Guest Post from Our Partner, SkuVault
Brick-and-mortar store owners can sell both in-store and online with the help of a warehouse management system.
- Allows traditional store owners to sell the same items online simultaneously
- Helps reduce the fear and number of out-of-stocks, mis-shipments, and a number of other inventory concerns that are simply unavoidable without such technology.
In this post I am going to discuss several ways in which a WMS allows sellers to sell more both in their stores and online automatically, in real time.
Overall Benefit Of a WMS
A WMS has an immediate advantage over manual processes of inventory tracking because it’s automated. In some cases, barcode scanners are used to put inventory SKUs straight into the WMS software, where it can be picked, shipped, and re-ordered with the click of a button. So, although there is some manual human labor involved, for the most part, a WMS is automated through processes such as these.
Finding a WMS that is cloud-based, such as SkuVault, allows you as the seller to be located anywhere in the world with the handling and management of your inventory in your backpocket. Your business can move anywhere with you without worry of having to be in the physical store.
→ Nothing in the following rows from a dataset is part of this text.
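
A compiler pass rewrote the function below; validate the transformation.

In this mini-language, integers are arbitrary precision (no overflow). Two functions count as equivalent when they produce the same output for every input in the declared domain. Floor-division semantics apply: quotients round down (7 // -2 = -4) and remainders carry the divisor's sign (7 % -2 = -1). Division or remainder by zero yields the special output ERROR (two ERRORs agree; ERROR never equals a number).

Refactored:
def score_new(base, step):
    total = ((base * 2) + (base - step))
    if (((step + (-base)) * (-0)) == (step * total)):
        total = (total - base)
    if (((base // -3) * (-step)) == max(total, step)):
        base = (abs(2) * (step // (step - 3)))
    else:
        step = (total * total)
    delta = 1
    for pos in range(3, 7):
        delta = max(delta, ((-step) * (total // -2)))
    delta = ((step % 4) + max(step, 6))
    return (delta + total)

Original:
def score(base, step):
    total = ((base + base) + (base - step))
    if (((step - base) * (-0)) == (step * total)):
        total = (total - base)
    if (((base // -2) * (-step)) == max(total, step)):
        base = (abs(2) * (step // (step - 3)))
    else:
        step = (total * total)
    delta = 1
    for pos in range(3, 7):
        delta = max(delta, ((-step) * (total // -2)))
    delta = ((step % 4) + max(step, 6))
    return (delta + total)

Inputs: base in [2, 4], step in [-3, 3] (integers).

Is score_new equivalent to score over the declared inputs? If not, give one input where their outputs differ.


Evaluate both at base=3, step=3.
score: total := 6 | (((step - base) * (-0)) == (step * total)): false | (((base // -2) * (-step)) == max(total, step)): true | divide-by-zero, output ERROR
score_new: total := 6 | (((step + (-base)) * (-0)) == (step * total)): false | (((base // -3) * (-step)) == max(total, step)): false | step := 36 | delta := 1 | iter pos=3: | delta := 108 | iter pos=4: | delta := 108 | iter pos=5: | delta := 108 | iter pos=6: | delta := 108 | delta := 36 | result 42
ERROR != 42, so the rewrite changes behavior.
verdict: not equivalent; witness: base=3, step=3


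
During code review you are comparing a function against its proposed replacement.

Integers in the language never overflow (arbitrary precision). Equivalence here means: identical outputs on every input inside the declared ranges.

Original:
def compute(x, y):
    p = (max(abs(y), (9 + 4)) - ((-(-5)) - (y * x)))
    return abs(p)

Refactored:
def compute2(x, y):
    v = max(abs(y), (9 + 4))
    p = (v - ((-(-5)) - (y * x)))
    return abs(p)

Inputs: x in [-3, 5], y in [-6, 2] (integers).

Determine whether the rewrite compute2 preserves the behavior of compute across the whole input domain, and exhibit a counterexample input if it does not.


Differences: local variable names differ, statement counts differ — yet all 81 inputs agree.
verdict: equivalent


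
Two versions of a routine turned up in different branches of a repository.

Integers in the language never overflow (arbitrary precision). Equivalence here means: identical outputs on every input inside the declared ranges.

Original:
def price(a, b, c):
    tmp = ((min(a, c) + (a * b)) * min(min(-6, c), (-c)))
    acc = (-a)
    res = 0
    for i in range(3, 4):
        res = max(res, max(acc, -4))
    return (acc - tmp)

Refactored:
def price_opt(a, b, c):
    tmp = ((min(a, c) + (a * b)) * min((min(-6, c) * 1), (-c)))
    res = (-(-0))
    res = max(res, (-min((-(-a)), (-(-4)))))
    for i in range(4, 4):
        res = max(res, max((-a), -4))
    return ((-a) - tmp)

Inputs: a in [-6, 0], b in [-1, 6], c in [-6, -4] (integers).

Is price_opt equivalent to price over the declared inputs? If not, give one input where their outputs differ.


Differences: loop structure differs, arithmetic usage differs, constant usage differs, local variable names differ, min/max/abs usage differs — yet all 168 inputs agree.
verdict: equivalent


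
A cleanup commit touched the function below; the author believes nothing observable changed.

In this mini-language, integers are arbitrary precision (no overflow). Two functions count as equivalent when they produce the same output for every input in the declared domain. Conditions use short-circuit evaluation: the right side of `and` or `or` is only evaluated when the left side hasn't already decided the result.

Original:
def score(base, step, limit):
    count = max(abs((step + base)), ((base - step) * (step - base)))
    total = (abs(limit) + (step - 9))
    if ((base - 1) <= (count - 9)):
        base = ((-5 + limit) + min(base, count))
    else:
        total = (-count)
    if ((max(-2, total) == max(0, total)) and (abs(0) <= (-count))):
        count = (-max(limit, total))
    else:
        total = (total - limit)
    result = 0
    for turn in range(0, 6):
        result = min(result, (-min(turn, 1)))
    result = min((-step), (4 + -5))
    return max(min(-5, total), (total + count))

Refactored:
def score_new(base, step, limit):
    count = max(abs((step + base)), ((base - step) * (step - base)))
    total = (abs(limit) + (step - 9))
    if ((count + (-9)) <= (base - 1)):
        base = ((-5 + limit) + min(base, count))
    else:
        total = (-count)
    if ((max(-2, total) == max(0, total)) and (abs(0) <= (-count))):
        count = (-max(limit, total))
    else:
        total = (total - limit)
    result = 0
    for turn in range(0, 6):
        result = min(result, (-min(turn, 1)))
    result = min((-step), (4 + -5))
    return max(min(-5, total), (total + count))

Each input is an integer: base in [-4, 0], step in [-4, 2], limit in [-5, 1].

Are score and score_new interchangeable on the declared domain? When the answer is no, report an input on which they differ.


Input base=-4, step=-4, limit=-4: 3 from score versus 4 from score_new.
verdict: not equivalent; witness: base=-4, step=-4, limit=-4


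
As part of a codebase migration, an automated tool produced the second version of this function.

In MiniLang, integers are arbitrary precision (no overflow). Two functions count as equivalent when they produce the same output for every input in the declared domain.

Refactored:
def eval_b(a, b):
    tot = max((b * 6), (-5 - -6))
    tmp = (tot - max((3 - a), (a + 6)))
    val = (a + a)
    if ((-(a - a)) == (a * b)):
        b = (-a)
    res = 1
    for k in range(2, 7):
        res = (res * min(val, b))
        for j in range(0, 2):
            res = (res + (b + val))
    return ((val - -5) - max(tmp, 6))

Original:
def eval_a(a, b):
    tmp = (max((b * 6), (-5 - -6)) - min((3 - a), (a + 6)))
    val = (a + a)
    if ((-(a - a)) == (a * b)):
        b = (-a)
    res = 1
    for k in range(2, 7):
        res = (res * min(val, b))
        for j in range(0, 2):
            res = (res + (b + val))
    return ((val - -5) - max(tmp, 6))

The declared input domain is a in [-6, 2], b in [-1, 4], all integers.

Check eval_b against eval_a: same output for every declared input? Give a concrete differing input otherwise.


The rewrite breaks on a=-6, b=2, where the results are -19 and -13.
eval_a: tmp=12, then val=-12, then ((-(a - a)) == (a * b)) is false, then res=1, then (k=2), then res=-12, then (j=0), then res=-22, then (j=1), then res=-32, then (k=3), then res=384, then (j=0), then res=374, then (j=1), then res=364, then (k=4), then res=-4368, then (j=0), then res=-4378, then (j=1), then res=-4388, then (k=5), then res=52656, then (j=0), then res=52646, then (j=1), then res=52636, then (k=6), then res=-631632, then (j=0), then res=-631642, then (j=1), then res=-631652, then returns -19
eval_b: tot=12, then tmp=3, then val=-12, then ((-(a - a)) == (a * b)) is false, then res=1, then (k=2), then res=-12, then (j=0), then res=-22, then (j=1), then res=-32, then (k=3), then res=384, then (j=0), then res=374, then (j=1), then res=364, then (k=4), then res=-4368, then (j=0), then res=-4378, then (j=1), then res=-4388, then (k=5), then res=52656, then (j=0), then res=52646, then (j=1), then res=52636, then (k=6), then res=-631632, then (j=0), then res=-631642, then (j=1), then res=-631652, then returns -13
verdict: not equivalent; witness: a=-6, b=2


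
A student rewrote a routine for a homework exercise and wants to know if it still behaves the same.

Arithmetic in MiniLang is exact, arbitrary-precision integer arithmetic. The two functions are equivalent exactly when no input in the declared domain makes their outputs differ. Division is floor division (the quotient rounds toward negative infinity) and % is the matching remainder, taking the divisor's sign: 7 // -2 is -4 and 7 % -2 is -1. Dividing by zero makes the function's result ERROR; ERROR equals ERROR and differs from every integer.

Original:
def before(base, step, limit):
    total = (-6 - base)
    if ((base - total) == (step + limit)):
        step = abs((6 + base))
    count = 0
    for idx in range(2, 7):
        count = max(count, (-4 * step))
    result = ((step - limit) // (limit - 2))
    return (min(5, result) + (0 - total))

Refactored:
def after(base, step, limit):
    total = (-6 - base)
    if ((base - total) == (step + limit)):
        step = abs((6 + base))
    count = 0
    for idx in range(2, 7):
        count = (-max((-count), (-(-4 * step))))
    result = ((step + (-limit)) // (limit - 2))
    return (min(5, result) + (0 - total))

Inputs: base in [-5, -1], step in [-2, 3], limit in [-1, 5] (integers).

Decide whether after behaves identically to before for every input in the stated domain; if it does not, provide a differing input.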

A WMS provides a buffers feature that allows the user to manually set a number on their marketplace channels or individual SKUs, limiting or maximizing the amount of items for sale.
For example, if you only want to sell a certain number of items online even though you have more in stock, set a quantity buffer to mark the quantity available to online shoppers only. You will protect your inventory quantity in-store against inventory online so there’s never a chance of an out-of-stock overlap.
More buffer options can be found using SkuVault, as well.
Build a Replenishment Report
The replenishment report is kind of like a second set of eyes for a business order.
With a WMS replenishment report all your inventory levels are recorded and can be updated automatically at your discretion. No need to worry if one item is running low in-store but overstocked online. The replenishment report tells you if you’re running low and when you need to reorder. It also allows you to transfer an item from one warehouse to the next to appease low inventories our out-of-stocks. And the best part- quantities are automatically updated with each report.
Check the Product Status
If you have products that would be better suited to sell in-store than online, mark them with a product status in a WMS.
For example, if you know an item will have a 2-3 day shipping delay, mark it as a “2-3 day shipping delay” next to that item so customers can know it’s probably better to buy in-store if they’re in a rush.
This is also an example of a customizable feature among a mostly automated WMS. It offers a quick glimpse for you as the user to see which items will perform better in-store vs. online and it gives online shoppers a better purchasing decision based on their timely needs.
Real-Time Quantity Updates
If you’re selling online through multiple marketplaces, a WMS can manage and sync those sales across the board.
When a sale has occurred on one channel, the real-time quantity feature will reflect that sale across all channels to show what you have available. All your channels will update frequently throughout the day.
This type of uniformity is great for in-store and online store owners because not only does it deter out-of-stocks in either store, but it also updates quantities that have been shipped the night before so that they are ready the next morning.
Auditing features are common among warehouse management systems, but cycle counting is an especially beneficial feature of SkuVault, for example.
Cycle counting is an auditing procedure in which small amounts of inventory are counted each day in a specific location. By doing this each day you will use less man hours because of less physical counts, which means more sales and more accurate inventory. Accurate inventory means less oversells, undersells, and items left around to sit on the shelves. A repeated cycle such as this ensures your inventory will remain seamless online and in your brick-and-mortar store.
Basically, a WMS is the best way to keep a dual business streamlined.
When you’re a store owner with a million responsibilities flying around everyday, the last thing you need is for sales to tank online more than in-store, or vice versa. With an automated WMS keeping everything on track the worry of oversells or out-of-stocks is gone. Customers can easily look at your store’s website to see what’s in stock and when/if it can be delivered. And if you choose to use a cloud-based WMS you no longer have to be chained to your physical store. Travel as much or as little as you want without your online and in-store inventory quantities running amuck.